Work's the penalty for no brains. Dignity of labour
my hairy date. Bullocks don't skite about their yoke."

Murray knows his people. It is not simply in the rhythms and eccentricities of their speech, but in the specificity of detail, the dust and grit of their stories:

"This day, Cos and Betty and me and Laura were sitting
up in King Edward Park above the city. We each told a story.
Betty told how when she was a station cook
she had one boss who made her take the raisins
and sultanas out of any cakes that went stale
and use them again. He was deaf, but you got his attention
by saying Twenty-five quid, as soft as you liked, around him.
While she was there, her baby used to sit on a blanket

right near the kitchen door, on the homestead verandah.
One day Betty saw a wet circle round the baby's head
and she puzzled over it. A gleamy wet ring above the ears-
and then her blood ran cold because she knew what it was:
a python had tested to see whether it could fit over the baby.
They swallow big prey by drawing themselves over it
like a stocking. Apparently the child had been too big ..."

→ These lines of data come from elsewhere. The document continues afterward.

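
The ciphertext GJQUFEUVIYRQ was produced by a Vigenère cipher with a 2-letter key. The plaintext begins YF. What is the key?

IE

Subtract each crib letter from the matching ciphertext letter (mod 26):
G(6)−Y(24)=-18≡8 → I
J(9)−F(5)=4 → E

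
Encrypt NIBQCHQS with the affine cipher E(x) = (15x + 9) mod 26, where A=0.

N(13): 15·13+9=204≡22 → W
I(8): 15·8+9=129≡25 → Z
B(1): 15·1+9=24 → Y
Q(16): 15·16+9=249≡15 → P
C(2): 15·2+9=39≡13 → N
H(7): 15·7+9=114≡10 → K
Q(16): 15·16+9=249≡15 → P
S(18): 15·18+9=279≡19 → T

WZYPNKPT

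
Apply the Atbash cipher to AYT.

A(0) → Z(25)
Y(24) → B(1)
T(19) → G(6)

ZBG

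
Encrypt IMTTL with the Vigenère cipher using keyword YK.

Repeat the key across the message: YKYKY
I(8)+Y(24): 32≡6 → G
M(12)+K(10): 22 → W
T(19)+Y(24): 43≡17 → R
T(19)+K(10): 29≡3 → D
L(11)+Y(24): 35≡9 → J

GWRDJ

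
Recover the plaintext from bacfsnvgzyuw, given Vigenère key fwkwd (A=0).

wesjpizwdvpa

Repeat the key across the ciphertext: fwkwdfwkwdfw
b(1)−f(5): -4≡22 → w
a(0)−w(22): -22≡4 → e
c(2)−k(10): -8≡18 → s
f(5)−w(22): -17≡9 → j
s(18)−d(3): 15 → p
n(13)−f(5): 8 → i
v(21)−w(22): -1≡25 → z
g(6)−k(10): -4≡22 → w
z(25)−w(22): 3 → d
y(24)−d(3): 21 → v
u(20)−f(5): 15 → p
w(22)−w(22): 0 → a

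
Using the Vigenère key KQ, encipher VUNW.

Repeat the key across the message: KQKQ
V(21)+K(10): 31≡5 → F
U(20)+Q(16): 36≡10 → K
N(13)+K(10): 23 → X
W(22)+Q(16): 38≡12 → M

FKXM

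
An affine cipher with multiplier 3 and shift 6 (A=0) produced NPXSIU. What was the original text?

LDXESW

The inverse of 3 mod 26 is 9, since 3·9=27≡1. Apply D(y)=9·(y−6) mod 26:
N(13): 9·(13−6)=63≡11 → L
P(15): 9·(15−6)=81≡3 → D
X(23): 9·(23−6)=153≡23 → X
S(18): 9·(18−6)=108≡4 → E
I(8): 9·(8−6)=18 → S
U(20): 9·(20−6)=126≡22 → W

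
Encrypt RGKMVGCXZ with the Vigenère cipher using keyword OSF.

FYPANLQPE

Repeat the key across the message: OSFOSFOSF
R(17)+O(14): 31≡5 → F
G(6)+S(18): 24 → Y
K(10)+F(5): 15 → P
M(12)+O(14): 26≡0 → A
V(21)+S(18): 39≡13 → N
G(6)+F(5): 11 → L
C(2)+O(14): 16 → Q
X(23)+S(18): 41≡15 → P
Z(25)+F(5): 30≡4 → E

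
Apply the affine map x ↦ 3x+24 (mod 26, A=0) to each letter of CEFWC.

EKNME

C(2): 3·2+24=30≡4 → E
E(4): 3·4+24=36≡10 → K
F(5): 3·5+24=39≡13 → N
W(22): 3·22+24=90≡12 → M
C(2): 3·2+24=30≡4 → E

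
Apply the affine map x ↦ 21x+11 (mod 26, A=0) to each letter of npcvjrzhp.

n(13): 21·13+11=284≡24 → y
p(15): 21·15+11=326≡14 → o
c(2): 21·2+11=53≡1 → b
v(21): 21·21+11=452≡10 → k
j(9): 21·9+11=200≡18 → s
r(17): 21·17+11=368≡4 → e
z(25): 21·25+11=536≡16 → q
h(7): 21·7+11=158≡2 → c
p(15): 21·15+11=326≡14 → o

yobkseqco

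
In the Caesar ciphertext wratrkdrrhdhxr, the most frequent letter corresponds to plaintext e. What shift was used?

The most frequent ciphertext letter is r (appears 5 times).
r is position 17; e is position 4.
Shift = 13.

13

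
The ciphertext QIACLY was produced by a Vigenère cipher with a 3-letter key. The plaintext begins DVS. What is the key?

Subtract each crib letter from the matching ciphertext letter (mod 26):
Q(16)−D(3)=13 → N
I(8)−V(21)=-13≡13 → N
A(0)−S(18)=-18≡8 → I

NNI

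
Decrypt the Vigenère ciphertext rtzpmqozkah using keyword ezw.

Repeat the key across the ciphertext: ezwezwezwez
r(17)−e(4): 13 → n
t(19)−z(25): -6≡20 → u
z(25)−w(22): 3 → d
p(15)−e(4): 11 → l
m(12)−z(25): -13≡13 → n
q(16)−w(22): -6≡20 → u
o(14)−e(4): 10 → k
z(25)−z(25): 0 → a
k(10)−w(22): -12≡14 → o
a(0)−e(4): -4≡22 → w
h(7)−z(25): -18≡8 → i

nudlnukaowi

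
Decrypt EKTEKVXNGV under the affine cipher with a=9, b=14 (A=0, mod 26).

The inverse of 9 mod 26 is 3, since 9·3=27≡1. Apply D(y)=3·(y−14) mod 26:
E(4): 3·(4−14)=-30≡22 → W
K(10): 3·(10−14)=-12≡14 → O
T(19): 3·(19−14)=15 → P
E(4): 3·(4−14)=-30≡22 → W
K(10): 3·(10−14)=-12≡14 → O
V(21): 3·(21−14)=21 → V
X(23): 3·(23−14)=27≡1 → B
N(13): 3·(13−14)=-3≡23 → X
G(6): 3·(6−14)=-24≡2 → C
V(21): 3·(21−14)=21 → V

WOPWOVBXCV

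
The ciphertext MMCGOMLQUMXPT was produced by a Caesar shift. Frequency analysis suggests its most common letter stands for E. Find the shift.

The most frequent ciphertext letter is M (appears 4 times).
M is position 12; E is position 4.
Shift = 8.

8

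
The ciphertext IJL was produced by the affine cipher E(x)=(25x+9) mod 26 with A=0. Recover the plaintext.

The inverse of 25 mod 26 is 25, since 25·25=625≡1. Apply D(y)=25·(y−9) mod 26:
I(8): 25·(8−9)=-25≡1 → B
J(9): 25·(9−9)=0 → A
L(11): 25·(11−9)=50≡24 → Y

BAY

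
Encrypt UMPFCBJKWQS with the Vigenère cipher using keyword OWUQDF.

Repeat the key across the message: OWUQDFOWUQD
U(20)+O(14): 34≡8 → I
M(12)+W(22): 34≡8 → I
P(15)+U(20): 35≡9 → J
F(5)+Q(16): 21 → V
C(2)+D(3): 5 → F
B(1)+F(5): 6 → G
J(9)+O(14): 23 → X
K(10)+W(22): 32≡6 → G
W(22)+U(20): 42≡16 → Q
Q(16)+Q(16): 32≡6 → G
S(18)+D(3): 21 → V

IIJVFGXGQGV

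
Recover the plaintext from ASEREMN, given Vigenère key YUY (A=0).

CYGTKOP

Repeat the key across the ciphertext: YUYYUYY
A(0)−Y(24): -24≡2 → C
S(18)−U(20): -2≡24 → Y
E(4)−Y(24): -20≡6 → G
R(17)−Y(24): -7≡19 → T
E(4)−U(20): -16≡10 → K
M(12)−Y(24): -12≡14 → O
N(13)−Y(24): -11≡15 → P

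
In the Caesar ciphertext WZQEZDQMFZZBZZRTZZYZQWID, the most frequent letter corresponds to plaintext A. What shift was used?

The most frequent ciphertext letter is Z (appears 9 times).
Z is position 25; A is position 0.
Shift = 25.

25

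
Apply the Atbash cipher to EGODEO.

E(4) → V(21)
G(6) → T(19)
O(14) → L(11)
D(3) → W(22)
E(4) → V(21)
O(14) → L(11)

VTLWVL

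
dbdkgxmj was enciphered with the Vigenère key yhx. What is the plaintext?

Repeat the key across the ciphertext: yhxyhxyh
d(3)−y(24): -21≡5 → f
b(1)−h(7): -6≡20 → u
d(3)−x(23): -20≡6 → g
k(10)−y(24): -14≡12 → m
g(6)−h(7): -1≡25 → z
x(23)−x(23): 0 → a
m(12)−y(24): -12≡14 → o
j(9)−h(7): 2 → c

fugmzaoc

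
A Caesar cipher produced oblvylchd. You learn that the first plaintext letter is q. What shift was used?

24

From the crib: o(14)−q(16)=-2≡24, so the shift is 24.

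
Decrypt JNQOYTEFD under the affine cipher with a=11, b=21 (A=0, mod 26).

GEJXFOPIW

The inverse of 11 mod 26 is 19, since 11·19=209≡1. Apply D(y)=19·(y−21) mod 26:
J(9): 19·(9−21)=-228≡6 → G
N(13): 19·(13−21)=-152≡4 → E
Q(16): 19·(16−21)=-95≡9 → J
O(14): 19·(14−21)=-133≡23 → X
Y(24): 19·(24−21)=57≡5 → F
T(19): 19·(19−21)=-38≡14 → O
E(4): 19·(4−21)=-323≡15 → P
F(5): 19·(5−21)=-304≡8 → I
D(3): 19·(3−21)=-342≡22 → W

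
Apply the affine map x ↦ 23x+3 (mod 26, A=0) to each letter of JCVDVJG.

CXSUSCL

J(9): 23·9+3=210≡2 → C
C(2): 23·2+3=49≡23 → X
V(21): 23·21+3=486≡18 → S
D(3): 23·3+3=72≡20 → U
V(21): 23·21+3=486≡18 → S
J(9): 23·9+3=210≡2 → C
G(6): 23·6+3=141≡11 → L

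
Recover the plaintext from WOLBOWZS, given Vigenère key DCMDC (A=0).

TMZYMTXG

Repeat the key across the ciphertext: DCMDCDCM
W(22)−D(3): 19 → T
O(14)−C(2): 12 → M
L(11)−M(12): -1≡25 → Z
B(1)−D(3): -2≡24 → Y
O(14)−C(2): 12 → M
W(22)−D(3): 19 → T
Z(25)−C(2): 23 → X
S(18)−M(12): 6 → G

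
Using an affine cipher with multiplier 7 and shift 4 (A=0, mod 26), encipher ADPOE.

A(0): 7·0+4=4 → E
D(3): 7·3+4=25 → Z
P(15): 7·15+4=109≡5 → F
O(14): 7·14+4=102≡24 → Y
E(4): 7·4+4=32≡6 → G

EZFYG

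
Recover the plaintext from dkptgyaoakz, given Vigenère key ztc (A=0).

Repeat the key across the ciphertext: ztcztcztczt
d(3)−z(25): -22≡4 → e
k(10)−t(19): -9≡17 → r
p(15)−c(2): 13 → n
t(19)−z(25): -6≡20 → u
g(6)−t(19): -13≡13 → n
y(24)−c(2): 22 → w
a(0)−z(25): -25≡1 → b
o(14)−t(19): -5≡21 → v
a(0)−c(2): -2≡24 → y
k(10)−z(25): -15≡11 → l
z(25)−t(19): 6 → g

ernunwbvylg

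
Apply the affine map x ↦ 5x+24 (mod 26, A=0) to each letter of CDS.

C(2): 5·2+24=34≡8 → I
D(3): 5·3+24=39≡13 → N
S(18): 5·18+24=114≡10 → K

INK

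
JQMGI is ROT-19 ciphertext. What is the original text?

J(9): 9−19=-10≡16 → Q
Q(16): 16−19=-3≡23 → X
M(12): 12−19=-7≡19 → T
G(6): 6−19=-13≡13 → N
I(8): 8−19=-11≡15 → P

QXTNP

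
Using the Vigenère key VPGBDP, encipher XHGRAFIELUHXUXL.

Repeat the key across the message: VPGBDPVPGBDPVPG
X(23)+V(21): 44≡18 → S
H(7)+P(15): 22 → W
G(6)+G(6): 12 → M
R(17)+B(1): 18 → S
A(0)+D(3): 3 → D
F(5)+P(15): 20 → U
I(8)+V(21): 29≡3 → D
E(4)+P(15): 19 → T
L(11)+G(6): 17 → R
U(20)+B(1): 21 → V
H(7)+D(3): 10 → K
X(23)+P(15): 38≡12 → M
U(20)+V(21): 41≡15 → P
X(23)+P(15): 38≡12 → M
L(11)+G(6): 17 → R

SWMSDUDTRVKMPMR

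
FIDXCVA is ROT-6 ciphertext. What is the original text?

F(5): 5−6=-1≡25 → Z
I(8): 8−6=2 → C
D(3): 3−6=-3≡23 → X
X(23): 23−6=17 → R
C(2): 2−6=-4≡22 → W
V(21): 21−6=15 → P
A(0): 0−6=-6≡20 → U

ZCXRWPU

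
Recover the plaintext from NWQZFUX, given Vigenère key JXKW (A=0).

Repeat the key across the ciphertext: JXKWJXK
N(13)−J(9): 4 → E
W(22)−X(23): -1≡25 → Z
Q(16)−K(10): 6 → G
Z(25)−W(22): 3 → D
F(5)−J(9): -4≡22 → W
U(20)−X(23): -3≡23 → X
X(23)−K(10): 13 → N

EZGDWXN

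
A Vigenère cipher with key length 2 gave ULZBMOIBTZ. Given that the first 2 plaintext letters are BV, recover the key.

TQ

Subtract each crib letter from the matching ciphertext letter (mod 26):
U(20)−B(1)=19 → T
L(11)−V(21)=-10≡16 → Q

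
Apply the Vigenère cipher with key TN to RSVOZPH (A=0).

Repeat the key across the message: TNTNTNT
R(17)+T(19): 36≡10 → K
S(18)+N(13): 31≡5 → F
V(21)+T(19): 40≡14 → O
O(14)+N(13): 27≡1 → B
Z(25)+T(19): 44≡18 → S
P(15)+N(13): 28≡2 → C
H(7)+T(19): 26≡0 → A

KFOBSCA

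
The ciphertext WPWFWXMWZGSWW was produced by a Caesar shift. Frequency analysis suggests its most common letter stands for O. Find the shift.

8

The most frequent ciphertext letter is W (appears 6 times).
W is position 22; O is position 14.
Shift = 8.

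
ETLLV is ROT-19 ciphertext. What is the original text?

E(4): 4−19=-15≡11 → L
T(19): 19−19=0 → A
L(11): 11−19=-8≡18 → S
L(11): 11−19=-8≡18 → S
V(21): 21−19=2 → C

LASSC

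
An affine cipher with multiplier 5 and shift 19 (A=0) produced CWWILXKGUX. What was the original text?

The inverse of 5 mod 26 is 21, since 5·21=105≡1. Apply D(y)=21·(y−19) mod 26:
C(2): 21·(2−19)=-357≡7 → H
W(22): 21·(22−19)=63≡11 → L
W(22): 21·(22−19)=63≡11 → L
I(8): 21·(8−19)=-231≡3 → D
L(11): 21·(11−19)=-168≡14 → O
X(23): 21·(23−19)=84≡6 → G
K(10): 21·(10−19)=-189≡19 → T
G(6): 21·(6−19)=-273≡13 → N
U(20): 21·(20−19)=21 → V
X(23): 21·(23−19)=84≡6 → G

HLLDOGTNVG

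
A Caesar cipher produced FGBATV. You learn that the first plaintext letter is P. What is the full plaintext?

From the crib: F(5)−P(15)=-10≡16, so the shift is 16.
Subtract 16 from each ciphertext letter:
F(5): 5−16=-11≡15 → P
G(6): 6−16=-10≡16 → Q
B(1): 1−16=-15≡11 → L
A(0): 0−16=-16≡10 → K
T(19): 19−16=3 → D
V(21): 21−16=5 → F

PQLKDF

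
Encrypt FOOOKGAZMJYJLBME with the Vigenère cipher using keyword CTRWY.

Repeat the key across the message: CTRWYCTRWYCTRWYC
F(5)+C(2): 7 → H
O(14)+T(19): 33≡7 → H
O(14)+R(17): 31≡5 → F
O(14)+W(22): 36≡10 → K
K(10)+Y(24): 34≡8 → I
G(6)+C(2): 8 → I
A(0)+T(19): 19 → T
Z(25)+R(17): 42≡16 → Q
M(12)+W(22): 34≡8 → I
J(9)+Y(24): 33≡7 → H
Y(24)+C(2): 26≡0 → A
J(9)+T(19): 28≡2 → C
L(11)+R(17): 28≡2 → C
B(1)+W(22): 23 → X
M(12)+Y(24): 36≡10 → K
E(4)+C(2): 6 → G

HHFKIITQIHACCXKG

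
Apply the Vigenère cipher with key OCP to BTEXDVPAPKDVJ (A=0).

Repeat the key across the message: OCPOCPOCPOCPO
B(1)+O(14): 15 → P
T(19)+C(2): 21 → V
E(4)+P(15): 19 → T
X(23)+O(14): 37≡11 → L
D(3)+C(2): 5 → F
V(21)+P(15): 36≡10 → K
P(15)+O(14): 29≡3 → D
A(0)+C(2): 2 → C
P(15)+P(15): 30≡4 → E
K(10)+O(14): 24 → Y
D(3)+C(2): 5 → F
V(21)+P(15): 36≡10 → K
J(9)+O(14): 23 → X

PVTLFKDCEYFKX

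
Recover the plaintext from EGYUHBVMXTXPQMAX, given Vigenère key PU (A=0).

PMJASHGSIZIVBSLD

Repeat the key across the ciphertext: PUPUPUPUPUPUPUPU
E(4)−P(15): -11≡15 → P
G(6)−U(20): -14≡12 → M
Y(24)−P(15): 9 → J
U(20)−U(20): 0 → A
H(7)−P(15): -8≡18 → S
B(1)−U(20): -19≡7 → H
V(21)−P(15): 6 → G
M(12)−U(20): -8≡18 → S
X(23)−P(15): 8 → I
T(19)−U(20): -1≡25 → Z
X(23)−P(15): 8 → I
P(15)−U(20): -5≡21 → V
Q(16)−P(15): 1 → B
M(12)−U(20): -8≡18 → S
A(0)−P(15): -15≡11 → L
X(23)−U(20): 3 → D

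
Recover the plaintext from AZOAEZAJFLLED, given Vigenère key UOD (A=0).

GLLGQWGVCRXBJ

Repeat the key across the ciphertext: UODUODUODUODU
A(0)−U(20): -20≡6 → G
Z(25)−O(14): 11 → L
O(14)−D(3): 11 → L
A(0)−U(20): -20≡6 → G
E(4)−O(14): -10≡16 → Q
Z(25)−D(3): 22 → W
A(0)−U(20): -20≡6 → G
J(9)−O(14): -5≡21 → V
F(5)−D(3): 2 → C
L(11)−U(20): -9≡17 → R
L(11)−O(14): -3≡23 → X
E(4)−D(3): 1 → B
D(3)−U(20): -17≡9 → J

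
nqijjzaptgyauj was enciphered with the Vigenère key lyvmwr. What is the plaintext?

Repeat the key across the ciphertext: lyvmwrlyvmwrly
n(13)−l(11): 2 → c
q(16)−y(24): -8≡18 → s
i(8)−v(21): -13≡13 → n
j(9)−m(12): -3≡23 → x
j(9)−w(22): -13≡13 → n
z(25)−r(17): 8 → i
a(0)−l(11): -11≡15 → p
p(15)−y(24): -9≡17 → r
t(19)−v(21): -2≡24 → y
g(6)−m(12): -6≡20 → u
y(24)−w(22): 2 → c
a(0)−r(17): -17≡9 → j
u(20)−l(11): 9 → j
j(9)−y(24): -15≡11 → l

csnxnipryucjjl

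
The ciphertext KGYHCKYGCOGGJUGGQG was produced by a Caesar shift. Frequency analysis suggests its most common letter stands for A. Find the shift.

The most frequent ciphertext letter is G (appears 7 times).
G is position 6; A is position 0.
Shift = 6.

6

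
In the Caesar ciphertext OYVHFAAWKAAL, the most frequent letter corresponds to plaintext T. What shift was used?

The most frequent ciphertext letter is A (appears 4 times).
A is position 0; T is position 19.
Shift = -19≡7.

7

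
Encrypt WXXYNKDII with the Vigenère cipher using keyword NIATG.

JFXRTXLIB

Repeat the key across the message: NIATGNIAT
W(22)+N(13): 35≡9 → J
X(23)+I(8): 31≡5 → F
X(23)+A(0): 23 → X
Y(24)+T(19): 43≡17 → R
N(13)+G(6): 19 → T
K(10)+N(13): 23 → X
D(3)+I(8): 11 → L
I(8)+A(0): 8 → I
I(8)+T(19): 27≡1 → B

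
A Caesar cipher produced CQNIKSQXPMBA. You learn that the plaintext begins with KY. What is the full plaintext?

From the crib: C(2)−K(10)=-8≡18, so the shift is 18.
Subtract 18 from each ciphertext letter:
C(2): 2−18=-16≡10 → K
Q(16): 16−18=-2≡24 → Y
N(13): 13−18=-5≡21 → V
I(8): 8−18=-10≡16 → Q
K(10): 10−18=-8≡18 → S
S(18): 18−18=0 → A
Q(16): 16−18=-2≡24 → Y
X(23): 23−18=5 → F
P(15): 15−18=-3≡23 → X
M(12): 12−18=-6≡20 → U
B(1): 1−18=-17≡9 → J
A(0): 0−18=-18≡8 → I

KYVQSAYFXUJI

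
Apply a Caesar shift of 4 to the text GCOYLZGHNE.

KGSCPDKLRI

G(6): 6+4=10 → K
C(2): 2+4=6 → G
O(14): 14+4=18 → S
Y(24): 24+4=28≡2 → C
L(11): 11+4=15 → P
Z(25): 25+4=29≡3 → D
G(6): 6+4=10 → K
H(7): 7+4=11 → L
N(13): 13+4=17 → R
E(4): 4+4=8 → I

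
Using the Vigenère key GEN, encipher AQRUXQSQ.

GUEABDYU

Repeat the key across the message: GENGENGE
A(0)+G(6): 6 → G
Q(16)+E(4): 20 → U
R(17)+N(13): 30≡4 → E
U(20)+G(6): 26≡0 → A
X(23)+E(4): 27≡1 → B
Q(16)+N(13): 29≡3 → D
S(18)+G(6): 24 → Y
Q(16)+E(4): 20 → U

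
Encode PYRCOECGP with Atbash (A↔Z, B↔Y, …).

P(15) → K(10)
Y(24) → B(1)
R(17) → I(8)
C(2) → X(23)
O(14) → L(11)
E(4) → V(21)
C(2) → X(23)
G(6) → T(19)
P(15) → K(10)

KBIXLVXTK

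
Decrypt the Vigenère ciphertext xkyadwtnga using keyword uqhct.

durykcdgeh

Repeat the key across the ciphertext: uqhctuqhct
x(23)−u(20): 3 → d
k(10)−q(16): -6≡20 → u
y(24)−h(7): 17 → r
a(0)−c(2): -2≡24 → y
d(3)−t(19): -16≡10 → k
w(22)−u(20): 2 → c
t(19)−q(16): 3 → d
n(13)−h(7): 6 → g
g(6)−c(2): 4 → e
a(0)−t(19): -19≡7 → h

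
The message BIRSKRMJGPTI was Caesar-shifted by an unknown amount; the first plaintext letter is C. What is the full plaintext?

From the crib: B(1)−C(2)=-1≡25, so the shift is 25.
Subtract 25 from each ciphertext letter:
B(1): 1−25=-24≡2 → C
I(8): 8−25=-17≡9 → J
R(17): 17−25=-8≡18 → S
S(18): 18−25=-7≡19 → T
K(10): 10−25=-15≡11 → L
R(17): 17−25=-8≡18 → S
M(12): 12−25=-13≡13 → N
J(9): 9−25=-16≡10 → K
G(6): 6−25=-19≡7 → H
P(15): 15−25=-10≡16 → Q
T(19): 19−25=-6≡20 → U
I(8): 8−25=-17≡9 → J

CJSTLSNKHQUJ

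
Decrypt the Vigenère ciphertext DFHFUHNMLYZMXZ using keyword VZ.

IGMGZISNQZENCA

Repeat the key across the ciphertext: VZVZVZVZVZVZVZ
D(3)−V(21): -18≡8 → I
F(5)−Z(25): -20≡6 → G
H(7)−V(21): -14≡12 → M
F(5)−Z(25): -20≡6 → G
U(20)−V(21): -1≡25 → Z
H(7)−Z(25): -18≡8 → I
N(13)−V(21): -8≡18 → S
M(12)−Z(25): -13≡13 → N
L(11)−V(21): -10≡16 → Q
Y(24)−Z(25): -1≡25 → Z
Z(25)−V(21): 4 → E
M(12)−Z(25): -13≡13 → N
X(23)−V(21): 2 → C
Z(25)−Z(25): 0 → A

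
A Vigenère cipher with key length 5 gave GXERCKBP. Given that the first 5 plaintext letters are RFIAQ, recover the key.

PSWRM

Subtract each crib letter from the matching ciphertext letter (mod 26):
G(6)−R(17)=-11≡15 → P
X(23)−F(5)=18 → S
E(4)−I(8)=-4≡22 → W
R(17)−A(0)=17 → R
C(2)−Q(16)=-14≡12 → M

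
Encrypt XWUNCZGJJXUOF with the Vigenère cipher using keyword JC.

GYDPLBPLSZDQO

Repeat the key across the message: JCJCJCJCJCJCJ
X(23)+J(9): 32≡6 → G
W(22)+C(2): 24 → Y
U(20)+J(9): 29≡3 → D
N(13)+C(2): 15 → P
C(2)+J(9): 11 → L
Z(25)+C(2): 27≡1 → B
G(6)+J(9): 15 → P
J(9)+C(2): 11 → L
J(9)+J(9): 18 → S
X(23)+C(2): 25 → Z
U(20)+J(9): 29≡3 → D
O(14)+C(2): 16 → Q
F(5)+J(9): 14 → O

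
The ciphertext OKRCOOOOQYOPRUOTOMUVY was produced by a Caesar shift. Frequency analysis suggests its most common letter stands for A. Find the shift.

14

The most frequent ciphertext letter is O (appears 8 times).
O is position 14; A is position 0.
Shift = 14.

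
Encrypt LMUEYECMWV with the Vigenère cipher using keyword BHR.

Repeat the key across the message: BHRBHRBHRB
L(11)+B(1): 12 → M
M(12)+H(7): 19 → T
U(20)+R(17): 37≡11 → L
E(4)+B(1): 5 → F
Y(24)+H(7): 31≡5 → F
E(4)+R(17): 21 → V
C(2)+B(1): 3 → D
M(12)+H(7): 19 → T
W(22)+R(17): 39≡13 → N
V(21)+B(1): 22 → W

MTLFFVDTNW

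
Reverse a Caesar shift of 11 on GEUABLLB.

G(6): 6−11=-5≡21 → V
E(4): 4−11=-7≡19 → T
U(20): 20−11=9 → J
A(0): 0−11=-11≡15 → P
B(1): 1−11=-10≡16 → Q
L(11): 11−11=0 → A
L(11): 11−11=0 → A
B(1): 1−11=-10≡16 → Q

VTJPQAAQ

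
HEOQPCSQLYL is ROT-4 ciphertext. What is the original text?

H(7): 7−4=3 → D
E(4): 4−4=0 → A
O(14): 14−4=10 → K
Q(16): 16−4=12 → M
P(15): 15−4=11 → L
C(2): 2−4=-2≡24 → Y
S(18): 18−4=14 → O
Q(16): 16−4=12 → M
L(11): 11−4=7 → H
Y(24): 24−4=20 → U
L(11): 11−4=7 → H

DAKMLYOMHUH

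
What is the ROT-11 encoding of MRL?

M(12): 12+11=23 → X
R(17): 17+11=28≡2 → C
L(11): 11+11=22 → W

XCW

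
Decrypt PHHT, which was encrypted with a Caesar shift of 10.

P(15): 15−10=5 → F
H(7): 7−10=-3≡23 → X
H(7): 7−10=-3≡23 → X
T(19): 19−10=9 → J

FXXJ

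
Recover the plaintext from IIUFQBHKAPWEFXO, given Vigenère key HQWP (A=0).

BSYQJLLVTZAPYHS

Repeat the key across the ciphertext: HQWPHQWPHQWPHQW
I(8)−H(7): 1 → B
I(8)−Q(16): -8≡18 → S
U(20)−W(22): -2≡24 → Y
F(5)−P(15): -10≡16 → Q
Q(16)−H(7): 9 → J
B(1)−Q(16): -15≡11 → L
H(7)−W(22): -15≡11 → L
K(10)−P(15): -5≡21 → V
A(0)−H(7): -7≡19 → T
P(15)−Q(16): -1≡25 → Z
W(22)−W(22): 0 → A
E(4)−P(15): -11≡15 → P
F(5)−H(7): -2≡24 → Y
X(23)−Q(16): 7 → H
O(14)−W(22): -8≡18 → S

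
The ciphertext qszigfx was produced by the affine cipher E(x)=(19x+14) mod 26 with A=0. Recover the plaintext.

wsrmqfv

The inverse of 19 mod 26 is 11, since 19·11=209≡1. Apply D(y)=11·(y−14) mod 26:
q(16): 11·(16−14)=22 → w
s(18): 11·(18−14)=44≡18 → s
z(25): 11·(25−14)=121≡17 → r
i(8): 11·(8−14)=-66≡12 → m
g(6): 11·(6−14)=-88≡16 → q
f(5): 11·(5−14)=-99≡5 → f
x(23): 11·(23−14)=99≡21 → v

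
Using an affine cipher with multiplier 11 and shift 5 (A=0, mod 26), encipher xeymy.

yxjhj

x(23): 11·23+5=258≡24 → y
e(4): 11·4+5=49≡23 → x
y(24): 11·24+5=269≡9 → j
m(12): 11·12+5=137≡7 → h
y(24): 11·24+5=269≡9 → j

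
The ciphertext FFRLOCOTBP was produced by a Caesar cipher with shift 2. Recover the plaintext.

DDPJMAMRZN

F(5): 5−2=3 → D
F(5): 5−2=3 → D
R(17): 17−2=15 → P
L(11): 11−2=9 → J
O(14): 14−2=12 → M
C(2): 2−2=0 → A
O(14): 14−2=12 → M
T(19): 19−2=17 → R
B(1): 1−2=-1≡25 → Z
P(15): 15−2=13 → N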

It is intimate and true without probing the interior, and beautiful, and funny, and horrific by turn.
Murray has said that he considers poetry to be "the only whole thinking", and so it is proper that his craft contain the dislocated soul of his wandering Odysseus as it has probably at critical moments contained his own. Poetry holds the body abandoned by the mind until the mind understands it is still possible to live in its body, that the body has not died. It is the sort of religious thinking that belongs to the pre-Enlightenment belief in the resurrection of the whole person; there is no Cartesian dichotemy of body and soul in poetic thought, and no modern alienation patched with political rhetoric, only the one reality, the "single heart" which is free of judgement and capable of acceptance.
Fredy longs to return to his body and his home, but he cannot forgive the 'police' of the world or indeed their victims, since it is the victims who are the site of his identification-trauma and the reason for his existential refusal. Until he can accept what he has witnessed, he is left alone in the bombed-out shell of his body to act the part of an embodied self, which is why he is found in so many guises and performance scenarios, serving time as circus strongman, Hollywood extra, German seaman, and so on, a kaleidoscope of roles which share the one fact of their being a complete sham. He ricochets from one situation to the next like a pinball in a machine, taking in every damned and damnable episode in the history of the first half of the twentieth century, starting with the Armenian massacre and crashing through the Depression, poverty, racism, police brutality, the rise of Nazism, and two world wars. It is only his numbness and alienation that enable him to bear witness to this madness, which is ironically the outcome of modern alienated man's quest for meaning in a world without God or the sanctity of the ordinary.
And so it is an act of Grace that permits reconciliation in the end, not to be reasoned or understood beyond the injunction to "forgive God ... Judging Him and sensing life eternal ... are different hearts. You want a single heart, to pray. Choose one and drop one" but, significantly, to be experienced at last. And experience, true to reality, is both ordinary and poetic, "sore and heavy and bogged in chairs", which is where we leave him and where storytelling is no longer necessary or adequate, because in reality "there's too much in life: you can't describe it".


2 comments:

  1. I always thought it was genius for Murray to use the lack of feeling to put his newest effigy through what surely couldn't be experienced by one person without completely breaking them. He Broke Fred Boettcher first and quickly, just one stanza, to use him for the rest of the epic as witness. You put it so well.

    ReplyDelete
  2. yes I thought it was interesting how he presented dissociation and fragmentation without once using psychoanalytic references ... but still wish the journey back to integration had been filled out more. thanks for reading and responding!